Urgency, importance and futility

I’ve been using Trello as my task organizer for a while now, and I’ve taken quite a liking to it. I have a single board that captures most of my active to-do list, sorted into four levels of urgency and tagged with five levels of importance. Why that particular level of granularity? I’m not sure… it’s a choice I made when I created the board and I’ve stuck with it since then. In any case, it hasn’t been working as well as I’d hoped.

The issues I’ve been having with my system are not about too much granularity, so much as a lack of awareness of the purpose of my lists and labels. The urgency-importance method of prioritizing tasks comes from Stephen Covey’s seven habits, and it may be the single most important takeaway from his book. It’s legit. The problem is that I have used it to make my task list look pretty, but not to actually make decisions about how to spend my time.

A big reason that I have recently been attempting to build stronger time management habits is that my natural, intuitive ways of choosing how to spend my time were insufficient for the stage of life I had entered. Marriage, raising a child and grad school are all pretty demanding, especially all at the same time. I no longer have the feeling that if I don’t get to something today, I’ll have time tomorrow. Trying to work on something that isn’t automatically at the forefront of my mind—like writing a blog entry—requires me to proactively carve out time for it and hold my ground against pressure from other demands.

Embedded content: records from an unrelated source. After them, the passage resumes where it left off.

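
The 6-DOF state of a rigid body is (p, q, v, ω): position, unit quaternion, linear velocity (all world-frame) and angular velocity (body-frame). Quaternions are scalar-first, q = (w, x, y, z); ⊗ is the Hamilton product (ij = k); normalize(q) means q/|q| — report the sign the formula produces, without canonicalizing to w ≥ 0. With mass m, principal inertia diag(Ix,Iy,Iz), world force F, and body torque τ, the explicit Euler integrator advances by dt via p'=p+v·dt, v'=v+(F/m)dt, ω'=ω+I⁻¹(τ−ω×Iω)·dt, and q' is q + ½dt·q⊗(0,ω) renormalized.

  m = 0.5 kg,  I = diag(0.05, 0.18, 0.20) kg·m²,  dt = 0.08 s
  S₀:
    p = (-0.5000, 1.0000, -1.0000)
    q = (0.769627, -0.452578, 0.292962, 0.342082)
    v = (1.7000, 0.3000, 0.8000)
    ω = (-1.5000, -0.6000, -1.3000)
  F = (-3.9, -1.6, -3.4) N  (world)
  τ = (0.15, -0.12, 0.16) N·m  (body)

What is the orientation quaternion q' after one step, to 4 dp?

2q̇ = q⊗(0,ω) = (-0.0583832, -1.3300419, -1.5632506, -0.2895253)
updated quaternion q' = (0.7647, -0.5040, 0.2296, 0.3294)

q' = (0.7647, -0.5040, 0.2296, 0.3294)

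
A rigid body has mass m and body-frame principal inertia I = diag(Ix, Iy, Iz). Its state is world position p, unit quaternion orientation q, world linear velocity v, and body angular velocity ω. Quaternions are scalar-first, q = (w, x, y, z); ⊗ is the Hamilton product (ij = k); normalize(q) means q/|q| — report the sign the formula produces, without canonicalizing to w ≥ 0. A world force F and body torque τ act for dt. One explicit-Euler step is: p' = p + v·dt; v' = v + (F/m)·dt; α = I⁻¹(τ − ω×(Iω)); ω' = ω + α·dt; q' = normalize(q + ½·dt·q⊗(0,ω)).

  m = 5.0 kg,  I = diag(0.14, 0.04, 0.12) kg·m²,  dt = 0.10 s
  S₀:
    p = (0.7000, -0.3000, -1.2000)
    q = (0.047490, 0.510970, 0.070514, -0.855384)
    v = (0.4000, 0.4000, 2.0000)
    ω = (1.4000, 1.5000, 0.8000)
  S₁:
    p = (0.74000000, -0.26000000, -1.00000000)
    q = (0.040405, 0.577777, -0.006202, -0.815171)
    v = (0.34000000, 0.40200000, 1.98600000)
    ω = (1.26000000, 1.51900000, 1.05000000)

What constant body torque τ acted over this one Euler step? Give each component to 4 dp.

Δω = ω₁−ω₀ = (-0.14000000, 0.01900000, 0.25000000)
precession coupling = (0.0960, 0.0224, -0.2100)
applied torque τ = (-0.1000, 0.0300, 0.0900)

τ = (-0.1000, 0.0300, 0.0900)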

My natural way of handling tasks has always been to choose them on the fly. If I have a couple hours between classes to sit down and get work done, I’ll just open up my task list and pick something. In some cases the choice is obvious, like when an assignment is due soon, but often it’s not so clear. In these cases my system does not work as intended, because as soon as I engage my cognitive decision-making apparatus, it reverts to my default method of choosing. And my default method of choosing is heavily weighted towards my mood and emotions at the time. If I don’t feel like working on something, I’m going to rationalize a way to work on something else. Added information about urgency or whatever is not going to overcome that natural tendency.

It does not take much strength to do things, but it requires a great deal of strength to decide what to do.

The problem, really, is that I’m making a choice at all. I’ve arrived at this same idea in many other contexts while attempting to change my habits. Elbert Hubbard is right—the decision is my weak point, not the action itself. The whole point of spending the time and effort to prioritize a task list is so that I don’t have to choose later, when I am at my weakest. If I’m going to gain any of the benefits of this system I’ve set up, I should be treating it like an algorithm that tells me what to do, that relieves me of the burden of choice.

Perhaps that’s a bit extreme, but I’m coming around to the conclusion that it’s the right attitude, at least for me. Because as it is, my task list is effectively a free-for-all. It does a good job of capturing most of the things I have to do and presenting them in a logical manner, but it has no significant effect on the actual choices I make. And in the end, what I actually do is the only thing that matters.